For instance, the temporary employment agency will brief the employee of the duties required of the job, including the time to report to work, the type of work, the hours and the benefits. Any payments of wages to the employee will be handled by the employment agency, a process that usually involves charging the employer a significantly higher amount than what it pays to the employee. Whatever the case, the employer considers the employee supplied by the agency to be a temporary worker, and the contract between them is a temporary employment contract.
A permanent employee and a temporary employee usually have similar expectations in terms of basic remuneration and treatment. This means that the temporary employee will, in most cases, earn the same money that a permanent employee in that position would earn. The only difference would be that such an employee might not be subject to any vested interests in terms of expectations of bonuses and other types of rights that accrue to permanent employees by virtue of their longevity on the job.
A good friend of mine looked for a job for over a year before she signed a temporary employment contract for a job through an employment agency.
Even though she did not receive any medical benefits or anything like vacation time or sick pay, she at least knew she had a full time job for a year.
At the end of that year, the company offered her a full time, permanent position which she gladly accepted. This was such a relief to her knowing she now had a permanent job with benefits again.
The temporary employment contract was the first step, and even though she didn't have benefits, knowing she had income coming in for at least another year was very helpful.
I found out there can be a significant difference in pay between what a temporary employee receives and what the employment agency receives.

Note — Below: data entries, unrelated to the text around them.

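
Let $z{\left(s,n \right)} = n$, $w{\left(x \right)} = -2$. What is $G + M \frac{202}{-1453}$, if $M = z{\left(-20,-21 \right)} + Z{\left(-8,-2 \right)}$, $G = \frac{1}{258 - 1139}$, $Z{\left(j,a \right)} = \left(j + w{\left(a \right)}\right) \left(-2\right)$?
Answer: $\frac{176509}{1280093} \approx 0.13789$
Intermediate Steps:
$Z{\left(j,a \right)} = 4 - 2 j$ ($Z{\left(j,a \right)} = \left(j - 2\right) \left(-2\right) = \left(-2 + j\right) \left(-2\right) = 4 - 2 j$)
$G = - \frac{1}{881}$ ($G = \frac{1}{-881} = - \frac{1}{881} \approx -0.0011351$)
$M = -1$ ($M = -21 + \left(4 - -16\right) = -21 + \left(4 + 16\right) = -21 + 20 = -1$)
$G + M \frac{202}{-1453} = - \frac{1}{881} - \frac{202}{-1453} = - \frac{1}{881} - 202 \left(- \frac{1}{1453}\right) = - \frac{1}{881} - - \frac{202}{1453} = - \frac{1}{881} + \frac{202}{1453} = \frac{176509}{1280093}$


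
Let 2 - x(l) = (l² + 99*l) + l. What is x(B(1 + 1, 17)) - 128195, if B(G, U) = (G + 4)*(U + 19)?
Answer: -196449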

When I was working as a temporary employee for a bank, and later took a position as a full time employee, I found out the employment agency was receiving $5.00 more per hour than what I was receiving.
When I took the permanent position I did get an increase in pay, but it wasn't $5.00 an hour more. I can see why companies hire an agency to find part-time employees for them, but I can also see why they offer permanent positions if they are a good employee.
Once I became a permanent employee of the bank, the temporary contract between the bank and the employment agency was no longer valid.